Polymorphonuclear MDSCs are enriched in the stroma and expanded in metastases of prostate cancer

Abstract

Myeloid-derived suppressor cells with polymorphonuclear morphology (PMN-MDSCs) contribute to the progression and immune evasion of prostate cancer. However, the spatial distribution of tumor-infiltrating PMN-MDSCs in primary and metastatic prostate cancer, especially in the context of comparison between the epithelial and stromal compartments of the tumor, has not been characterized. Here, we describe a multicolor immunofluorescence staining study of 90 primary tumors, 37 lymph node metastases (all with matched primary tumors) and 35 bone metastases using archived samples. CD11b⁺ CD15⁺ cells were identified as PMN-MDSCs and pan-cytokeratin⁺ cells were identified as prostate epithelial cells. We found that, in both primary tumor and metastases, PMN-MDSCs infiltrate much more readily in the stromal area compared with the epithelial area of the tumor regions. In comparison to the stromal area of primary tumors, the stromal area of either lymph node metastases or bone metastases was infiltrated with more PMN-MDSCs. In primary tumors, stromal PMN-MDSCs were associated with vascularization, segmented neutrophils, patient age and close juxtaposition to neoplastic epithelial cells. These results reveal the stroma rather than the epithelia of prostate cancer as the major hotbed for PMN-MDSCs and support the role of PMN-MDSCs in the metastatic progression of prostate cancer.

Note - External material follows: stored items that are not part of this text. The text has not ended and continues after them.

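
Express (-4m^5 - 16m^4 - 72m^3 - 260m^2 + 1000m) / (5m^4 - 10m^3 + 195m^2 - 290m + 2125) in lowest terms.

By polynomial division,
  -4m^5 - 16m^4 - 72m^3 - 260m^2 + 1000m = (-(4/5)m - 24/5)(5m^4 - 10m^3 + 195m^2 - 290m + 2125) + (36m^3 + 444m^2 + 1308m + 10200)
  5m^4 - 10m^3 + 195m^2 - 290m + 2125 = ((5/36)m - 215/108)(36m^3 + 444m^2 + 1308m + 10200) + ((8075/9)m^2 + (8075/9)m + 201875/9)
  36m^3 + 444m^2 + 1308m + 10200 = ((324/8075)m + 216/475)((8075/9)m^2 + (8075/9)m + 201875/9) + (0)
Last nonzero remainder: (8075/9)m^2 + (8075/9)m + 201875/9. Dividing through by 8075/9 gives the monic gcd m^2 + m + 25.
Cancel m^2 + m + 25 from numerator and denominator to get the reduced form.

(-4m^3 - 12m^2 + 40m)/(5m^2 - 15m + 85)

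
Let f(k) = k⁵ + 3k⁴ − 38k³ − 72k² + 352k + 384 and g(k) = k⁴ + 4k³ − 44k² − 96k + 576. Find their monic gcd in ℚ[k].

k³ − 2k² − 32k + 96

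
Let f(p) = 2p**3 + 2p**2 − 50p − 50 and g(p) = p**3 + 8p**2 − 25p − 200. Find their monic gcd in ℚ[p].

p**2 − 25

By polynomial division,
  2p**3 + 2p**2 − 50p − 50 = (2)(p**3 + 8p**2 − 25p − 200) + (−14p**2 + 350)
  p**3 + 8p**2 − 25p − 200 = (−(1/14)p − 4/7)(−14p**2 + 350) + (0)
Last nonzero remainder: −14p**2 + 350. Dividing through by −14 gives the monic gcd p**2 − 25.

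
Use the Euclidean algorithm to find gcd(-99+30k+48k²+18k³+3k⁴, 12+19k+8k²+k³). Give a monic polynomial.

3+k

Euclidean algorithm in ℚ[k]:
  3k⁴+18k³+48k²+30k-99 = (3k-6)(k³+8k²+19k+12) + (39k²+108k-27)
  k³+8k²+19k+12 = ((1/39)k+68/507)(39k²+108k-27) + ((880/169)k+2640/169)
  39k²+108k-27 = ((6591/880)k-1521/880)((880/169)k+2640/169) + (0)
Last nonzero remainder: (880/169)k+2640/169. Dividing through by 880/169 gives the monic gcd k+3.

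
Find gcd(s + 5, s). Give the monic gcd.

Repeated division with remainder:
  s + 5 = (s) + (5)
  s = ((1/5)s)(5) + (0)
The last nonzero remainder is the constant 5, so the polynomials are coprime and gcd = 1.

1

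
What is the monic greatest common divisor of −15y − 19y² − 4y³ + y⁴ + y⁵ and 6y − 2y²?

Euclidean algorithm in ℚ[y]:
  y⁵ + y⁴ − 4y³ − 19y² − 15y = (−(1/2)y³ − 2y² − 4y − 5/2)(−2y² + 6y) + (0)
Last nonzero remainder: −2y² + 6y. Dividing through by −2 gives the monic gcd y² − 3y.

−3y + y²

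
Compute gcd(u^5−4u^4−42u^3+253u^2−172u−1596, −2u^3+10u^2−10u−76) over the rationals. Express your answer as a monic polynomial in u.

u^3−5u^2+5u+38

Repeated division with remainder:
  u^5−4u^4−42u^3+253u^2−172u−1596 = (−(1/2)u^2−(1/2)u+21)(−2u^3+10u^2−10u−76) + (0)
Last nonzero remainder: −2u^3+10u^2−10u−76. Dividing through by −2 gives the monic gcd u^3−5u^2+5u+38.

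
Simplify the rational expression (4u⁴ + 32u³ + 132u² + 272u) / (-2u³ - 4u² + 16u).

Euclidean algorithm in ℚ[u]:
  4u⁴ + 32u³ + 132u² + 272u = (-2u - 12)(-2u³ - 4u² + 16u) + (116u² + 464u)
  -2u³ - 4u² + 16u = (-(1/58)u + 1/29)(116u² + 464u) + (0)
Last nonzero remainder: 116u² + 464u. Dividing through by 116 gives the monic gcd u² + 4u.
Cancel u² + 4u from numerator and denominator to get the reduced form.

(-2u² - 8u - 34)/(u - 2)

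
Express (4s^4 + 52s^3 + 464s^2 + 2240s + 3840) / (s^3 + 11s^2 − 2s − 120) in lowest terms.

(4s^3 + 36s^2 + 320s + 960)/(s^2 + 7s − 30)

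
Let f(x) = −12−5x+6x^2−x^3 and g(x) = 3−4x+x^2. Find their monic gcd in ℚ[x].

−3+x

By polynomial division,
  −x^3+6x^2−5x−12 = (−x+2)(x^2−4x+3) + (6x−18)
  x^2−4x+3 = ((1/6)x−1/6)(6x−18) + (0)
Last nonzero remainder: 6x−18. Dividing through by 6 gives the monic gcd x−3.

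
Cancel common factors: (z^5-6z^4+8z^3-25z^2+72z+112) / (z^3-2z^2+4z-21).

(z^3-7z^2+8z+16)/(z-3)

Apply the Euclidean algorithm:
  z^5-6z^4+8z^3-25z^2+72z+112 = (z^2-4z-4)(z^3-2z^2+4z-21) + (4z^2+4z+28)
  z^3-2z^2+4z-21 = ((1/4)z-3/4)(4z^2+4z+28) + (0)
Last nonzero remainder: 4z^2+4z+28. Dividing through by 4 gives the monic gcd z^2+z+7.
Cancel z^2+z+7 from numerator and denominator to get the reduced form.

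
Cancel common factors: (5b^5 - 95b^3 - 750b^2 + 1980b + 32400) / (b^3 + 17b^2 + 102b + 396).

Repeated division with remainder:
  5b^5 - 95b^3 - 750b^2 + 1980b + 32400 = (5b^2 - 85b + 840)(b^3 + 17b^2 + 102b + 396) + (-8340b^2 - 50040b - 300240)
  b^3 + 17b^2 + 102b + 396 = (-(1/8340)b - 11/8340)(-8340b^2 - 50040b - 300240) + (0)
Last nonzero remainder: -8340b^2 - 50040b - 300240. Dividing through by -8340 gives the monic gcd b^2 + 6b + 36.
Cancel b^2 + 6b + 36 from numerator and denominator to get the reduced form.

(5b^3 - 30b^2 - 95b + 900)/(b + 11)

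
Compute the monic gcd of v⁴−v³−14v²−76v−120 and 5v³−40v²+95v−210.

Euclidean algorithm in ℚ[v]:
  v⁴−v³−14v²−76v−120 = ((1/5)v+7/5)(5v³−40v²+95v−210) + (23v²−167v+174)
  5v³−40v²+95v−210 = ((5/23)v−85/529)(23v²−167v+174) + ((16050/529)v−96300/529)
  23v²−167v+174 = ((12167/16050)v−15341/16050)((16050/529)v−96300/529) + (0)
Last nonzero remainder: (16050/529)v−96300/529. Dividing through by 16050/529 gives the monic gcd v−6.

v−6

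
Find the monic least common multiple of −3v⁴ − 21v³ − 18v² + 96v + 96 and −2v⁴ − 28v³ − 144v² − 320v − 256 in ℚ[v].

By polynomial division,
  −3v⁴ − 21v³ − 18v² + 96v + 96 = (3/2)(−2v⁴ − 28v³ − 144v² − 320v − 256) + (21v³ + 198v² + 576v + 480)
  −2v⁴ − 28v³ − 144v² − 320v − 256 = (−(2/21)v − 64/147)(21v³ + 198v² + 576v + 480) + (−(144/49)v² − (1152/49)v − 2304/49)
  21v³ + 198v² + 576v + 480 = (−(343/48)v − 245/24)(−(144/49)v² − (1152/49)v − 2304/49) + (0)
Last nonzero remainder: −(144/49)v² − (1152/49)v − 2304/49. Dividing through by −144/49 gives the monic gcd v² + 8v + 16.
Then lcm(f, g) = f·g / gcd(f, g); expanding and making the result monic gives the answer.

v⁶ + 13v⁵ + 56v⁴ + 60v³ − 176v² − 448v − 256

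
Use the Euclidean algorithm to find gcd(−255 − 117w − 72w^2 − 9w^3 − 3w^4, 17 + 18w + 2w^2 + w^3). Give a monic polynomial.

17 + w + w^2

Apply the Euclidean algorithm:
  −3w^4 − 9w^3 − 72w^2 − 117w − 255 = (−3w − 3)(w^3 + 2w^2 + 18w + 17) + (−12w^2 − 12w − 204)
  w^3 + 2w^2 + 18w + 17 = (−(1/12)w − 1/12)(−12w^2 − 12w − 204) + (0)
Last nonzero remainder: −12w^2 − 12w − 204. Dividing through by −12 gives the monic gcd w^2 + w + 17.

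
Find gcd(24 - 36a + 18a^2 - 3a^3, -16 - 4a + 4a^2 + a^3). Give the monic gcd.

-2 + a

Euclidean algorithm in ℚ[a]:
  -3a^3 + 18a^2 - 36a + 24 = (-3)(a^3 + 4a^2 - 4a - 16) + (30a^2 - 48a - 24)
  a^3 + 4a^2 - 4a - 16 = ((1/30)a + 14/75)(30a^2 - 48a - 24) + ((144/25)a - 288/25)
  30a^2 - 48a - 24 = ((125/24)a + 25/12)((144/25)a - 288/25) + (0)
Last nonzero remainder: (144/25)a - 288/25. Dividing through by 144/25 gives the monic gcd a - 2.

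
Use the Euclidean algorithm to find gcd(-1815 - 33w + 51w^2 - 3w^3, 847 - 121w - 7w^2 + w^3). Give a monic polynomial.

-11 + w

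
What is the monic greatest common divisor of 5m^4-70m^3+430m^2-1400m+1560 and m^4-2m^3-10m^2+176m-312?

m^3-8m^2+38m-52

Apply the Euclidean algorithm:
  5m^4-70m^3+430m^2-1400m+1560 = (5)(m^4-2m^3-10m^2+176m-312) + (-60m^3+480m^2-2280m+3120)
  m^4-2m^3-10m^2+176m-312 = (-(1/60)m-1/10)(-60m^3+480m^2-2280m+3120) + (0)
Last nonzero remainder: -60m^3+480m^2-2280m+3120. Dividing through by -60 gives the monic gcd m^3-8m^2+38m-52.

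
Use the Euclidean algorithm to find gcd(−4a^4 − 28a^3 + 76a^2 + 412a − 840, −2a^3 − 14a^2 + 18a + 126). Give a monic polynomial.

Apply the Euclidean algorithm:
  −4a^4 − 28a^3 + 76a^2 + 412a − 840 = (2a)(−2a^3 − 14a^2 + 18a + 126) + (40a^2 + 160a − 840)
  −2a^3 − 14a^2 + 18a + 126 = (−(1/20)a − 3/20)(40a^2 + 160a − 840) + (0)
Last nonzero remainder: 40a^2 + 160a − 840. Dividing through by 40 gives the monic gcd a^2 + 4a − 21.

a^2 + 4a − 21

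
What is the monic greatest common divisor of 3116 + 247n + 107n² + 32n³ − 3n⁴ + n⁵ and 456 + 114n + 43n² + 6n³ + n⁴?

By polynomial division,
  n⁵ − 3n⁴ + 32n³ + 107n² + 247n + 3116 = (n − 9)(n⁴ + 6n³ + 43n² + 114n + 456) + (43n³ + 380n² + 817n + 7220)
  n⁴ + 6n³ + 43n² + 114n + 456 = ((1/43)n − 122/1849)(43n³ + 380n² + 817n + 7220) + ((90736/1849)n² + 1723984/1849)
  43n³ + 380n² + 817n + 7220 = ((79507/90736)n + 175655/22684)((90736/1849)n² + 1723984/1849) + (0)
Last nonzero remainder: (90736/1849)n² + 1723984/1849. Dividing through by 90736/1849 gives the monic gcd n² + 19.

19 + n²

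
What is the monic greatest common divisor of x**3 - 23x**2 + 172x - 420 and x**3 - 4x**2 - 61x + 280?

Euclidean algorithm in ℚ[x]:
  x**3 - 23x**2 + 172x - 420 = (x**3 - 4x**2 - 61x + 280) + (-19x**2 + 233x - 700)
  x**3 - 4x**2 - 61x + 280 = (-(1/19)x - 157/361)(-19x**2 + 233x - 700) + ((1260/361)x - 8820/361)
  -19x**2 + 233x - 700 = (-(6859/1260)x + 1805/63)((1260/361)x - 8820/361) + (0)
Last nonzero remainder: (1260/361)x - 8820/361. Dividing through by 1260/361 gives the monic gcd x - 7.

x - 7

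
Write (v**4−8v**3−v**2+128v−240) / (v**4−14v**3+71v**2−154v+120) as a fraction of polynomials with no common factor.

(v+4)/(v−2)

By polynomial division,
  v**4−8v**3−v**2+128v−240 = (v**4−14v**3+71v**2−154v+120) + (6v**3−72v**2+282v−360)
  v**4−14v**3+71v**2−154v+120 = ((1/6)v−1/3)(6v**3−72v**2+282v−360) + (0)
Last nonzero remainder: 6v**3−72v**2+282v−360. Dividing through by 6 gives the monic gcd v**3−12v**2+47v−60.
Cancel v**3−12v**2+47v−60 from numerator and denominator to get the reduced form.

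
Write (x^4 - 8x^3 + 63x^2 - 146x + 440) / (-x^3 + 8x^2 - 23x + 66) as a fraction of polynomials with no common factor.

(-x^2 + 6x - 40)/(x - 6)

Euclidean algorithm in ℚ[x]:
  x^4 - 8x^3 + 63x^2 - 146x + 440 = (-x)(-x^3 + 8x^2 - 23x + 66) + (40x^2 - 80x + 440)
  -x^3 + 8x^2 - 23x + 66 = (-(1/40)x + 3/20)(40x^2 - 80x + 440) + (0)
Last nonzero remainder: 40x^2 - 80x + 440. Dividing through by 40 gives the monic gcd x^2 - 2x + 11.
Cancel x^2 - 2x + 11 from numerator and denominator to get the reduced form.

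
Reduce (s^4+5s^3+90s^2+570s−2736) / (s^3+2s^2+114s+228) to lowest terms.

(s^2+5s−24)/(s+2)

Apply the Euclidean algorithm:
  s^4+5s^3+90s^2+570s−2736 = (s+3)(s^3+2s^2+114s+228) + (−30s^2−3420)
  s^3+2s^2+114s+228 = (−(1/30)s−1/15)(−30s^2−3420) + (0)
Last nonzero remainder: −30s^2−3420. Dividing through by −30 gives the monic gcd s^2+114.
Cancel s^2+114 from numerator and denominator to get the reduced form.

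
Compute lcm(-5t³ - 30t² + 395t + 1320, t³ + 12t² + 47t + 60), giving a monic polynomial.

Apply the Euclidean algorithm:
  -5t³ - 30t² + 395t + 1320 = (-5)(t³ + 12t² + 47t + 60) + (30t² + 630t + 1620)
  t³ + 12t² + 47t + 60 = ((1/30)t - 3/10)(30t² + 630t + 1620) + (182t + 546)
  30t² + 630t + 1620 = ((15/91)t + 270/91)(182t + 546) + (0)
Last nonzero remainder: 182t + 546. Dividing through by 182 gives the monic gcd t + 3.
Then lcm(f, g) = f·g / gcd(f, g); expanding and making the result monic gives the answer.

t⁵ + 15t⁴ - 5t³ - 855t² - 3956t - 5280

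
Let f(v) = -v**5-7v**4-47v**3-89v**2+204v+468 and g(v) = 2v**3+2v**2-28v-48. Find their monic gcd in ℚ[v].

Repeated division with remainder:
  -v**5-7v**4-47v**3-89v**2+204v+468 = (-(1/2)v**2-3v-55/2)(2v**3+2v**2-28v-48) + (-142v**2-710v-852)
  2v**3+2v**2-28v-48 = (-(1/71)v+4/71)(-142v**2-710v-852) + (0)
Last nonzero remainder: -142v**2-710v-852. Dividing through by -142 gives the monic gcd v**2+5v+6.

v**2+5v+6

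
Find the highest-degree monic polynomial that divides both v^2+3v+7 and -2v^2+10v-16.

1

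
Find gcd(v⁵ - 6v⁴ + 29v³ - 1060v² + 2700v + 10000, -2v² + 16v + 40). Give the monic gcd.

v² - 8v - 20

Apply the Euclidean algorithm:
  v⁵ - 6v⁴ + 29v³ - 1060v² + 2700v + 10000 = (-(1/2)v³ - v² - (65/2)v + 250)(-2v² + 16v + 40) + (0)
Last nonzero remainder: -2v² + 16v + 40. Dividing through by -2 gives the monic gcd v² - 8v - 20.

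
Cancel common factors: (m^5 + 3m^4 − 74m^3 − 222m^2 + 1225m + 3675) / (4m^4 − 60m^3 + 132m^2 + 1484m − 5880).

(m^3 + 5m^2 − 29m − 105)/(4m^2 − 52m + 168)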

Keywords: bone metastasis; epithelial and stromal areas; lymph node metastasis; multicolor immunofluorescence staining; polymorphonuclear MDSC; prostate cancer; tumor microenvironment.

Figure 1

Increased infiltration of CD11b⁺ CD15⁺ PMN‐MDSCs in the stromal areas but not epithelial areas of primary prostate tumors. (A) Representative images of bone metastasis of PCa and bladder cancer showing the overlapping staining pattern of CD11b and CD33. Scale bar, 50 μm. (B) Representative image of a prostate tumor section with contours of the tumor and adjacent normal regions drawn by the pathologist, and two representative image sets of primary prostate tumors stained with the CD11b/CD15/pan‐CK/DAPI mIF panel. Scale bar, 100 μm. (C,D) Quantification results of CD11b⁺CD15⁺ PMN‐MDSCs. N = 90. Data represent mean ± standard error of the mean (SEM). P values calculated using a negative binomial regression model. (E) Illustration of the definition of epithelial area, stromal area and the distance between PMN‐MDSCs and nearest epithelial edge. (F) Violin plot comparing the distance between PMN‐MDSCs and the nearest epithelial area in the tumor and adjacent normal regions. **p = 0.0011 by Wilcoxon matched‐pair test. (G) Association of stroma‐residing PMN‐MDSCs, but not epithelia‐residing PMN‐MDSCs, in primary tumors with patient age (N = 90), tested by two‐tailed Spearman test.

Figure 2

Higher infiltration of PMN‐MDSCs in the stromal area of lymph node and bone metastases compared with the stromal area of primary tumors. (A) Representative images of the two types of lymph node metastasis samples recognized by the presence or absence of the lymph node/tumor interface in the H&E stain. Also shown are representative images of the lymph node metastasis samples stained with the CD11b/CD15/pan‐CK/DAPI mIF panel. Scale bar, H&E (left), 1000 μm; H&E (right) and IF images, 100 μm. (B) Quantification results of CD11b⁺CD15⁺ PMN‐MDSCs. N = 37 pairs of matched primary tumor and lymph node metastasis samples. (C) Representative images of the bone metastasis samples stained with the CD11b/CD15/pan‐CK/DAPI mIF panel. Scale bar, 100 μm. (D) Quantification results of CD11b⁺CD15⁺ PMN‐MDSCs. N = 35, 37 and 90 for bone metastases, lymph node metastases and primary tumors, respectively. In (B) and (D), data represent mean ± SEM. P values calculated using a negative binomial regression model.

Figure 3

Positive correlation of tumor stromal PMN‐MDSCs with vascularization and segmented neutrophils, evaluated using primary tumor samples (N = 46, SBMF). (A) Representative IHC images of CD3. Scale bar, 200 μm (top) and 100 μm (bottom). (B) Representative images of primary tumor stained with the CD31/CD8a/pan‐CK/DAPI mIF panel. Scale bar, 100 μm. (C) Representative images of visually recognized segmented neutrophils (red arrows). Scale bar, 100 μm (left) and 20 μm (right). (D) Correlation analysis of the numbers of tumor stromal PMN‐MDSCs with CD31+ vessels, segmented neutrophils, CD3+ total T cells, and CD8+ cytotoxic T cells, tested by two‐tailed Spearman test.